This child is unreachable by others, closed in everywhere (he has a hiding place in his apartment, made of blankets held together by clothespins). His harried mother, beautifully played by Toni Collette, loves him, defends him, wants help for him from Crowe.

Slowly, Malcolm and Cole build a bit of confidence in each other, and Cole opens up and reveals his fear. That becomes a turning point in the film, for us as well as for them.

Meanwhile, as Malcolm spends more and more time and energy with Cole, his own marriage suffers. His wife (Olivia Williams) seems isolated now, almost unaware of Malcolm. All of this is written, directed (by M. Night Shyamalan) and photographed (by the great Tak Fujimoto, and notice how he softens the colors to reveal the architectural details of well-worn homes, apartments, rooms, and people themselves) in a leisurely, sad, thoughtfully paced procession of incidents and insights. We're moved both by what we see and by the way in which it's given to us by Shyamalan.
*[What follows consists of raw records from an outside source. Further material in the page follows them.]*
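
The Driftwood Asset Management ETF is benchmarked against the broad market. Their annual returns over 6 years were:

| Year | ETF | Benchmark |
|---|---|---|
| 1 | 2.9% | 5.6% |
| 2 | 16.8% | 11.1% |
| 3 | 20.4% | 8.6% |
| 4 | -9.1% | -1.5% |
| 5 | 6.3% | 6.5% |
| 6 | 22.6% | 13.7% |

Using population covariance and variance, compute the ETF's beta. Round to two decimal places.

2.20

r̄p = 9.9833%,  r̄m = 7.3333%
Cov = Σ(rp − r̄p)(rm − r̄m) / 6 = 50.5189
Var(rm) = Σ(rm − r̄m)² / 6 = 23.0089
β = Cov / Var = 50.5189 / 23.0089 = 2.1956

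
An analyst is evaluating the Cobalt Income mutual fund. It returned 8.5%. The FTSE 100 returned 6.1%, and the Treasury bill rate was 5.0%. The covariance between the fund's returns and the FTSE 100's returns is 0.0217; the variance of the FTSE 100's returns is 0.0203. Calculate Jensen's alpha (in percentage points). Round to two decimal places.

2.32

β = Cov / Var = 0.0217 / 0.0203 = 1.0690
E[R] = Rf + β(Rm − Rf) = 5.0% + 1.0690 × (6.1% − 5.0%) = 6.1759%
α = Rp − E[R] = 8.5% − 6.1759% = 2.3241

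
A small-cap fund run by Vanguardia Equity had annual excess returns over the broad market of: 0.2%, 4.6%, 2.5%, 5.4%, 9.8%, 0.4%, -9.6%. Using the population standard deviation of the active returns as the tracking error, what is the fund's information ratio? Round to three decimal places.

0.339

μ = (0.2 + 4.6 + 2.5 + 5.4 + 9.8 + 0.4 − 9.6) / 7 = 13.30 / 7 = 1.9000%
Σ(r − μ)² = (0.2 − 1.9000)² + (4.6 − 1.9000)² + … = 219.7000
σ = √[219.7000 / 7] = 5.6023%
IR = μ / tracking error = 1.9000 / 5.6023 = 0.3391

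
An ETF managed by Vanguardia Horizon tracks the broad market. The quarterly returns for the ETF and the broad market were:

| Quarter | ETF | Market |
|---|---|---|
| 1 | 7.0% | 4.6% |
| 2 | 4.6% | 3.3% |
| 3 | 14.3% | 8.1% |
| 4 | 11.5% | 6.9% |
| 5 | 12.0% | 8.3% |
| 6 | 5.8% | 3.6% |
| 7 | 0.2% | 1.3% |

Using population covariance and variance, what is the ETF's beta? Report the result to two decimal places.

r̄p = 7.9143%,  r̄m = 5.1571%
Cov = Σ(rp − r̄p)(rm − r̄m) / 7 = 11.0849
Var(rm) = Σ(rm − r̄m)² / 7 = 6.0910
β = Cov / Var = 11.0849 / 6.0910 = 1.8199

1.82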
Although there are clues to the dénouement for us if we want to catch them, the ending is better -- and truer, if that's possible in a ghost story -- than a one-joke film like "Blair Witch." Willis gives an understated, thoroughly believable performance as Malcolm, Collette finds a way to show us a complex, loving, and attractive person caught in a frightening situation, and Osment is just remarkable as Cole. This time, the people got it right.